Schema and statement validation prior to execution #40

aew · 2016-11-11T11:17:09Z

Fixes a number of outstanding bugs and incompatibilities between validation output and execution input. Backwards compatible.

Changes include:

Perform schema and statement validation prior to execution, with more robust error handling (backwards compatible)
Line and column numbers in validation error output
Fix bug that could cause an infinite loop in the absence of a parent spec
Enable memoization of schema and statement preparation prior to execution
Post-process validated schema to eliminate unnecessary complexity
Fix potential collision of specs for root query and mutation fields sharing the same type
Support validation of arguments for root fields
Fix bug in validation of unused fragments
Fix bugs in validation of scalar leafs for lists of scalars and lists of objects
Deprecate graphql-clj.type/create-schema in favor of graphql-clj.validator/validate-schema
Fix bug in fragment cycles validation
Properly assign specs for recursively nested fields (switch to pre-order traversal for adding statement specs)

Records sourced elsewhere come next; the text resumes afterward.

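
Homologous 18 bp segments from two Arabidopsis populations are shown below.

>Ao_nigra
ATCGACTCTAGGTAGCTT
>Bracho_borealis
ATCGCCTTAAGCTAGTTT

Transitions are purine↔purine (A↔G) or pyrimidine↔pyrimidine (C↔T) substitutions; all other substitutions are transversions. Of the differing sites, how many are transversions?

Mismatches occur at site 5 (A/C, transversion), site 8 (C/T, transition), site 9 (T/A, transversion), site 12 (G/C, transversion), site 16 (C/T, transition).
Of the 5 differences, 2 transitions and 3 transversions, so the answer is 3.

3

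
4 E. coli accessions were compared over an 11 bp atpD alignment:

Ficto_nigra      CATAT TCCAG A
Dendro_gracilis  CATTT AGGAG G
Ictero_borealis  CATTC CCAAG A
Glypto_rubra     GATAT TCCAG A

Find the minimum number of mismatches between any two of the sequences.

Pairwise Hamming distances:
  Ficto_nigra vs Dendro_gracilis: 5
  Ficto_nigra vs Ictero_borealis: 4
  Ficto_nigra vs Glypto_rubra: 1
  Dendro_gracilis vs Ictero_borealis: 5
  Dendro_gracilis vs Glypto_rubra: 6
  Ictero_borealis vs Glypto_rubra: 5
The smallest is 1, between Ficto_nigra and Glypto_rubra.

1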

This is a large change because the parser was eliminating line and column metadata necessary for producing validation error messages. The executor was coupled to parser output rather than validator output. This PR proposes that the executor take the validator output as an input rather than the parser output.

Related discussion: #22

…t of a mandatory validation phase

aew · 2016-11-11T22:29:37Z

I think I understand the issue - a query failing validation (because of this subscriptionType issue) is returning more than just the errors key, including things that don't serialize to JSON. I'll patch this.

…pecs

aew · 2016-11-12T15:37:08Z

There were actually additional bugs hidden by a bug in the fragment cycles validator which was inappropriately short-circuiting the DFS. I've fixed these bugs and added a couple missing unit tests for things that were breaking the Graphiql starter project.

tendant · 2016-11-12T15:41:13Z

Just had simple test in GraphiQL, looks like it work fine now.

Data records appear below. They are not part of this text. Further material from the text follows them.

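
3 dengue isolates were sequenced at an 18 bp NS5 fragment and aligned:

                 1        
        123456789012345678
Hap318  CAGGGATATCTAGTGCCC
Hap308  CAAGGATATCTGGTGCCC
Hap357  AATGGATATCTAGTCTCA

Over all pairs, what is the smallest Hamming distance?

Pairwise Hamming distances:
  Hap318 vs Hap308: 2
  Hap318 vs Hap357: 5
  Hap308 vs Hap357: 6
The smallest is 2, between Hap318 and Hap308.

2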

Thanks a lot for your great work. The validation really makes huge difference on usability of the library. It helps provide much better error messages.

tendant · 2016-11-12T16:06:06Z

Do you have more commits coming? If not, I might release a new version tonight.

aew · 2016-11-12T16:18:06Z

I'm not planning to commit any more unless we discover more bugs, so feel free to release a new version. Thanks!

tendant · 2016-11-14T15:29:00Z

Found a new issue in inspector:

https://github.com/tendant/graphql-clj-starter/tree/testing-validation-loc

Error result:

{
  "errors": [
    {
      "error": "Cannot query field 'kind' on type 'FullType'.",
      "loc": {
        "line": 21,
        "column": 1
      }
    }
  ]
}

aew · 2016-11-14T19:25:04Z

Ok - taking a look at this. Can you clarify which query you used to produce this error?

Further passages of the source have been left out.